The superior trust-level we need enables team-members to be authentic and vulnerable to each other, to ask for help whenever necessary, to provide unguarded feedback and to challenge each other on their ideas. An easy exercise to increase the trust-level in a team is to invite everyone to disclose (in a team-building setting) such information as
- 3 Life-milestones for me
- one of my big failures, and the lessons I learnt
- my little flaws that you should know!
- my strengths and weaknesses as a team-member
Tip #4 - Build team-players who drop the 'me' for the 'we'
Trust helps to “build team-players who drop the ‘me’ for the ‘we’”, as Phil Jackson said.
So does regular acknowledgement of team-work’s added value. And so does this simple question -“what would a great team-player do in this case?”- asked to our colleagues each time they have to make a decision impacting the team.
Tip #5 - Require people to think deeper and differently
After all, we are all paid to think! And doing it better than competitors obviously secures a formidable advantage.
Remember how Steve Jobs revived moribund Apple in 1997 by demanding fresh thinking throughout the organization. And how he showcased his belief with the hit-advertisement featuring Einstein, Picasso, Mahatma Gandhi, John Lennon … and the voice-over,
“Here’s to the crazy ones, the misfits, the rebels, the trouble-makers (…) You can disagree with them. Glorify or vilify them. (…) About the only thing you can’t do is ignore them, because they change things. And while some may see them as the crazy ones, we see genius.
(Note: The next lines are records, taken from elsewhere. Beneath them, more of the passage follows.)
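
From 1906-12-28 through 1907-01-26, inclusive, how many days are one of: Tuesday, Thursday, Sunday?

1906-12-28 is a Friday.
From 1906-12-28 to 1907-01-26 is 30 days inclusive.
30 = 7 × 4 + 2, so there are 4 full weeks plus 2 extra days.
Each full week contributes 3 days from the set (Tue, Thu, Sun): 4 × 3 = 12.
The 2 extra days are Fri, Sat — none qualify.
Total: 12 + 0 = 12.

12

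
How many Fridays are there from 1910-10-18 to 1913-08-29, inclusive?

1910-10-18 is a Tuesday.
From 1910-10-18 to 1913-08-29 is 1047 days inclusive.
1047 = 7 × 149 + 4, so there are 149 full weeks plus 4 extra days.
Each full week contributes one Friday: 149 so far.
The 4 extra days are Tuesday, Wednesday, Thursday, Friday — 1 of them qualifies.
Total: 149 + 1 = 150.

150 Fridays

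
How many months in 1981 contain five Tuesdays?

4

A month has five Tuesdays exactly when Tuesday falls within its first (length − 28) days.
Jan: 31 days, starts Thu → 5 of Thu, Fri, Sat
Feb: 28 days, starts Sun → 5 of (none)
Mar: 31 days, starts Sun → 5 of Sun, Mon, Tue ✓
Apr: 30 days, starts Wed → 5 of Wed, Thu
May: 31 days, starts Fri → 5 of Fri, Sat, Sun
Jun: 30 days, starts Mon → 5 of Mon, Tue ✓
Jul: 31 days, starts Wed → 5 of Wed, Thu, Fri
Aug: 31 days, starts Sat → 5 of Sat, Sun, Mon
Sep: 30 days, starts Tue → 5 of Tue, Wed ✓
Oct: 31 days, starts Thu → 5 of Thu, Fri, Sat
Nov: 30 days, starts Sun → 5 of Sun, Mon
Dec: 31 days, starts Tue → 5 of Tue, Wed, Thu ✓
Months with five Tuesdays: Mar, Jun, Sep, Dec.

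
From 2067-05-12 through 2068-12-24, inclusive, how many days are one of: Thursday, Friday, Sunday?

2067-05-12 is a Thursday.
The range spans 593 days (inclusive of both endpoints).
593 = 7 × 84 + 5, so there are 84 full weeks plus 5 extra days.
Each full week contributes 3 days from the set (Thu, Fri, Sun): 84 × 3 = 252.
The 5 extra days are Thu, Fri, Sat, Sun, Mon — 3 of them qualify.
Total: 252 + 3 = 255.

255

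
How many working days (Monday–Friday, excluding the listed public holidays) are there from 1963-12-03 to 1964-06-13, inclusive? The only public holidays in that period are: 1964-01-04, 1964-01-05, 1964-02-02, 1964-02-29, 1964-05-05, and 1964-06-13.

1963-12-03 is a Tuesday.
The range spans 194 days (inclusive of both endpoints).
194 = 7 × 27 + 5, so there are 27 full weeks plus 5 extra days.
Each full week contributes 5 weekdays (Mon–Fri): 27 × 5 = 135.
The 5 extra days are Tue, Wed, Thu, Fri, Sat — 4 of them qualify.
Total: 135 + 4 = 139.
Holidays: 1964-01-04 (Sat); 1964-01-05 (Sun); 1964-02-02 (Sun); 1964-02-29 (Sat); 1964-05-05 (Tue); 1964-06-13 (Sat).
1 of the 6 holidays fall on weekdays; the rest are weekends and were already excluded.
Business days: 139 − 1 = 138.

138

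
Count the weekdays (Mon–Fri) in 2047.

261 weekdays

Jan 1, 2047 is a Tuesday.
The range spans 365 days (inclusive of both endpoints).
365 = 7 × 52 + 1, so there are 52 full weeks plus 1 extra day.
Each full week contributes 5 weekdays (Mon–Fri): 52 × 5 = 260.
The 1 extra day is Tuesday — 1 of them qualifies.
Total: 260 + 1 = 261.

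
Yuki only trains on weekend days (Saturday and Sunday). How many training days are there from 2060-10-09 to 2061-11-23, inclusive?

118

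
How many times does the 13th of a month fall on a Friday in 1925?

The 13th falls on a Friday when the month's 13th has weekday Fri.
Jan 13 is Tue; Feb 13 is Fri ✓; Mar 13 is Fri ✓; Apr 13 is Mon; May 13 is Wed; Jun 13 is Sat; Jul 13 is Mon; Aug 13 is Thu; Sep 13 is Sun; Oct 13 is Tue; Nov 13 is Fri ✓; Dec 13 is Sun.
Friday the 13ths: Feb, Mar, Nov.

3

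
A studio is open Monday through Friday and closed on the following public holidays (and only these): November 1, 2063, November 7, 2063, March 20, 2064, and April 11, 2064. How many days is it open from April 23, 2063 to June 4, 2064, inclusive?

289

April 23, 2063 is a Monday.
That's 409 days from start to end, counting both.
409 = 7 × 58 + 3, so there are 58 full weeks plus 3 extra days.
Each full week contributes 5 weekdays (Mon–Fri): 58 × 5 = 290.
The 3 extra days are Mon, Tue, Wed — 3 of them qualify.
Total: 290 + 3 = 293.
Holidays: November 1, 2063 (Thu); November 7, 2063 (Wed); March 20, 2064 (Thu); April 11, 2064 (Fri).
All 4 holidays fall on weekdays, so subtract 4.
Business days: 293 − 4 = 289.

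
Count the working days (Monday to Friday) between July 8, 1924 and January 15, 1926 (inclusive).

399

July 8, 1924 is a Tuesday.
That's 557 days from start to end, counting both.
557 = 7 × 79 + 4, so there are 79 full weeks plus 4 extra days.
Each full week contributes 5 weekdays (Mon–Fri): 79 × 5 = 395.
The 4 extra days are Tue, Wed, Thu, Fri — 4 of them qualify.
Total: 395 + 4 = 399.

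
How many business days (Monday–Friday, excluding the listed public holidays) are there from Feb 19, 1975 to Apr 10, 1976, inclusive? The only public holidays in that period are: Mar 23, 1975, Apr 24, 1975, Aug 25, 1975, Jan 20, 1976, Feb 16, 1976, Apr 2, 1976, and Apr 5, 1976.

Feb 19, 1975 is a Wednesday.
The range spans 417 days (inclusive of both endpoints).
417 = 7 × 59 + 4, so there are 59 full weeks plus 4 extra days.
Each full week contributes 5 weekdays (Mon–Fri): 59 × 5 = 295.
The 4 extra days are Wed, Thu, Fri, Sat — 3 of them qualify.
Total: 295 + 3 = 298.
Holidays: Mar 23, 1975 (Sun); Apr 24, 1975 (Thu); Aug 25, 1975 (Mon); Jan 20, 1976 (Tue); Feb 16, 1976 (Mon); Apr 2, 1976 (Fri); Apr 5, 1976 (Mon).
6 of the 7 holidays fall on weekdays; the rest are weekends and were already excluded.
Business days: 298 − 6 = 292.

292 business days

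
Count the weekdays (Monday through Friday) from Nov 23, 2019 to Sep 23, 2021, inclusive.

479 weekdays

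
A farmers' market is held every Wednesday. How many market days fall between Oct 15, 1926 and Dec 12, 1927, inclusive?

Oct 15, 1926 is a Friday.
The range spans 424 days (inclusive of both endpoints).
424 = 7 × 60 + 4, so there are 60 full weeks plus 4 extra days.
Each full week contributes one Wednesday: 60 so far.
The 4 extra days are Friday, Saturday, Sunday, Monday — none qualify.
Total: 60 + 0 = 60.

60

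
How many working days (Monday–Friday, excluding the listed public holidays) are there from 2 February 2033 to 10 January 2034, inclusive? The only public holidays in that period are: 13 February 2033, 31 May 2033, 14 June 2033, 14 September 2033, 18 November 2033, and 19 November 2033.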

Because the people who are crazy enough to think they can change the world are the ones who do.”
Tip #6 - Value initiative, experiment and courage
“A ship in a harbor is safe, but that is not what ships were built for; value initiative, experiment and courage”.
Did you hear the story of a high-level project director for an IT company, who managed the very costly development of a new software?
The launch was a catastrophe, and the CEO requested a meeting with him.
Shaking with fear, the director immediately asked: “So I am fired?” The CEO replied: “You must be joking! I just invested a fortune in your training, and you think I’d fire you?" "
Here people get killed only for not trying” could be a worthy slogan (if a bit strong)!
Tip #7 - Favor diversity
As obvious as often avoided.
In 2009, McKinsey found out that “companies with three or more female executives in the executive committee” were doing consistently better than companies without ladies at the top, across all performance-criteria assessed.
I don’t know yet many companies with significant gender diversity at executive level. Do you?
Tip #8 - Promote productive conflict
This tip is also unarguable! Discussing all sensitive, difficult issues leaves no unhealthy baggage and no lack of clarity in the team. We will have succeeded in this endeavor the day when colleagues rejoice at the occurrence of any disagreement, in the belief that it will yield higher-quality decisions and superior respect of each other.
Tip #9 - Probe business cases ruthlessly
We are all familiar with disappointment when we challenge budget-drafts, market-forecasts or the “worst case scenario” in a business plan, and find out they don’t withstand even the first round of our probing questions.
To facilitate more robust anticipation-work, the first step is a step-back… to confront reality and what can go wrong, with uncompromising objectivity. A ‘must have’ discipline, which also educates staff about ‘calculated risk-taking’.
Whilst those nine tips surely yield more agility in an organization, putting them all in practice is obviously stretching, fraught with ambiguities and even superficial contradictions (e.g. ‘trust’ vs. diversity’). Yet, leading an organization beyond the tensions of agility-growth shall pay back handsomely when the next crisis unleashes its uncertainties and the most agile players seize the underlying opportunities. “Pay now, play later; play now, pay later” wrote John C. Maxwell. So why not start the journey NOW?